September 21, 1984: a child was born from two parents. That was not unusual.

Indeed, most people are born from two parents. Nature will not have it any other way, at least not for the time being. What was so special about this case was that the parents were not married at the time of birth nor had they ever been married or had they any intention of doing so in the near future. They were happily living together and saw no need for marriage. That had been quite unusual for decades, but in the 1970s and 1980s more and more people in the Netherlands decided not to marry.

Under Dutch law, such parents could exercise no parental authority at all. They could only obtain shared guardianship. The Court held that this distinction violated Articles 8 and 14 of the European Convention. What followed was an obscure mixture of setting aside certain provisions of the Civil Code while extensively interpreting others so that they might be read consistently with the Convention. The Court thus elaborately tried to regulate the conditions under which a request for joint parental authority was to be granted by the courts. The Court devoted an entire page in the case reports to describe these conditions. It did not elaborate on the question as to what authorised the Court to issue such regulations. They were not formally proclaimed or anything, but were mentioned as part of the interpretation of the Civil Code. What the Court effectively did was providing lower courts with a manual how to work through these difficult cases by using their combined powers to set aside and reinterpret national law in a uniform and Convention-proof manner. It probably considered it necessary to do so in the interest of legal certainty. However, as one author wrote: ‘This is legislation rather than judgment’.72 The question may well be asked whether such an extensive interpretation suited the contemporary statutory scheme. It probably did not. To that extent, the judgment did not seem to meet the criterion of the 1959 Quint v. Te Poel judgment. Moreover, many political policy issues were involved here. The question might equally be asked why the Court did not make reference to the criterion it had set out in its citizenship judgment just one year earlier.

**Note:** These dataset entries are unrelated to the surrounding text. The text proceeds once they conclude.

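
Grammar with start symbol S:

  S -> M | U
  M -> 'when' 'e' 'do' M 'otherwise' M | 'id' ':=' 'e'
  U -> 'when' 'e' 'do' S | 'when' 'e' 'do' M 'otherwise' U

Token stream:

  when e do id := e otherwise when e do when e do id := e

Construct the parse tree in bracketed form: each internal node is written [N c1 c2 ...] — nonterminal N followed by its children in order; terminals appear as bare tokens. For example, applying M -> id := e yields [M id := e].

S
U
when e do M otherwise U
when e do id := e otherwise U
when e do id := e otherwise when e do S
when e do id := e otherwise when e do U
when e do id := e otherwise when e do when e do S
when e do id := e otherwise when e do when e do M
when e do id := e otherwise when e do when e do id := e

[S [U when e do [M id := e] otherwise [U when e do [S [U when e do [S [M id := e]]]]]]]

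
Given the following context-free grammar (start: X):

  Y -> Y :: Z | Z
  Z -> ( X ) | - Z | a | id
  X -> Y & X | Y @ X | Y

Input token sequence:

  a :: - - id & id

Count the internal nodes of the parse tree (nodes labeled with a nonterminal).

10

[X [Y [Y [Z a]] :: [Z - [Z - [Z id]]]] & [X [Y [Z id]]]]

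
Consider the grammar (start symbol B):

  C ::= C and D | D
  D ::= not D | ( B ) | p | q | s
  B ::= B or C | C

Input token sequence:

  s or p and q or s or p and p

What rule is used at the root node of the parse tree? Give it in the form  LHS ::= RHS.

B ::= B or C

[B [B [B [B [C [D s]]] or [C [C [D p]] and [D q]]] or [C [D s]]] or [C [C [D p]] and [D p]]]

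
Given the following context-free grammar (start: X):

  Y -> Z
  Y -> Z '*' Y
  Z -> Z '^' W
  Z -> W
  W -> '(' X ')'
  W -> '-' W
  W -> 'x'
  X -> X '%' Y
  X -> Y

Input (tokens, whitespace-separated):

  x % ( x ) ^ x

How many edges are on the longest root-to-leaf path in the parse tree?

[X [X [Y [Z [W x]]]] % [Y [Z [Z [W ( [X [Y [Z [W x]]]] )]] ^ [W x]]]]

9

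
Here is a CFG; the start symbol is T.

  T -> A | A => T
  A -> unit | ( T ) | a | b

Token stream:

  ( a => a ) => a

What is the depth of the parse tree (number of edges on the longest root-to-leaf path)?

5

[T [A ( [T [A a] => [T [A a]]] )] => [T [A a]]]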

4.3.4. After the High Watermark: a Slow Retreat to Judicial Restraint

After the 1980’s, the Supreme Court began its slow retreat to an attitude of greater judicial restraint. It increasingly refused to review Acts of Parliament based on the argument that it was not in a position to offer a remedy. In a vast number of cases it followed the reasoning it had already followed in the citizenship judgment.73 The Spring decisions had fundamentally changed Dutch family law, but they remained exceptions in the fundamental rights case law of the Court. What changed, though, was that the Court sometimes applied the citizenship reasoning even in cases where

71 Supra note 43.

72 Alkema in his Case Note under the judgment in NJ 1986/588.

73 See for instance the Supreme Court judgments of 16 November 1990, NJ 1991/475 (Paternity), and 8 July 1994, NJ 1995/30 (Expert Witness).